Balzac peint ces figures avec une acuité psychologique rare. Goriot, pathétique dans sa dévotion paternelle, contraste avec Rastignac, dont l'évolution cynique reflète la dure initiation aux réalités sociales. Les dialogues vifs et les descriptions minutieuses des lieux, comme la pension sordide ou les salons dorés, renforcent l'immersion. C'est cette tension entre innocence et perversion qui rend le roman intemporel.

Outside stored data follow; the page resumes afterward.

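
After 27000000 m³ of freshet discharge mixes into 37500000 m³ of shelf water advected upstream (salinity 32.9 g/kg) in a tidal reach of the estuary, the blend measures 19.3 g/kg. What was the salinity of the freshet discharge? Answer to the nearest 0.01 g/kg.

Salt balance: 37,500,000×32.9 + 27,000,000×S = 64,500,000×19.3
1,233,750,000 + 27,000,000·S = 1,244,850,000
S = (1,244,850,000 − 1,233,750,000) / 27,000,000 = 0.4111 g/kg

0.41 g/kg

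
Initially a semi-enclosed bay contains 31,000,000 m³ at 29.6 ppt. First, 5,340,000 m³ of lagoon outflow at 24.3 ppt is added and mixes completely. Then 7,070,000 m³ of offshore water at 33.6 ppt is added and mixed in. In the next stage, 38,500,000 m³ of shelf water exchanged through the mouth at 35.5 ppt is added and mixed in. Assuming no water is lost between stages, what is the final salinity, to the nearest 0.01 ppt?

Total salt / total volume:
Initial salt = 31,000,000×29.6 = 917,600,000
After stage 1: salt = 917,600,000 + 5,340,000×24.3 = 1,047,362,000; volume = 36,340,000 m³; S = 28.821 ppt
After stage 2: salt = 1,047,362,000 + 7,070,000×33.6 = 1,284,914,000; volume = 43,410,000 m³; S = 29.599 ppt
After stage 3: salt = 1,284,914,000 + 38,500,000×35.5 = 2,651,664,000; volume = 81,910,000 m³
S = 2,651,664,000 / 81,910,000 = 32.3729 ppt

32.37 ppt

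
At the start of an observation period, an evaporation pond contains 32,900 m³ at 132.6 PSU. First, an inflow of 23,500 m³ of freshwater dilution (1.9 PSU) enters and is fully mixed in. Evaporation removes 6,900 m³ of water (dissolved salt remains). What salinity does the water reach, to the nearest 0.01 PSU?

89.03 PSU

After mixing: salt = 32,900×132.6 + 23,500×1.9 = 4,407,190; volume = 56,400 m³
After evaporation: salt unchanged = 4,407,190; volume = 56,400 − 6,900 = 49,500 m³
S = 4,407,190 / 49,500 = 89.0341 PSU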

10 Réponses2026-03-25 20:08:35
Je me suis plongé dans ces deux romans de Balzac récemment, et j'ai été frappé par leurs différences malgré leur appartenance à la même œuvre, 'La Comédie humaine'. 'Le Père Goriot' explore les tourments d'un père dévoué à ses filles ingrates dans le Paris bourgeois du XIXe siècle, tandis qu'Eugénie Grandet' se concentre sur une jeune femme écrasée par l'avarice de son père en province.
Le premier dépeint un sacrifice familial tragique dans un milieu urbain corrompu, alors que le second montre comment l'argent peut détruire les âmes pures dans un cadre rural étouffant. L'écriture de Balzac s'adapte merveilleusement à ces univers opposés : fièvre parisienne contre lenteur provinciale.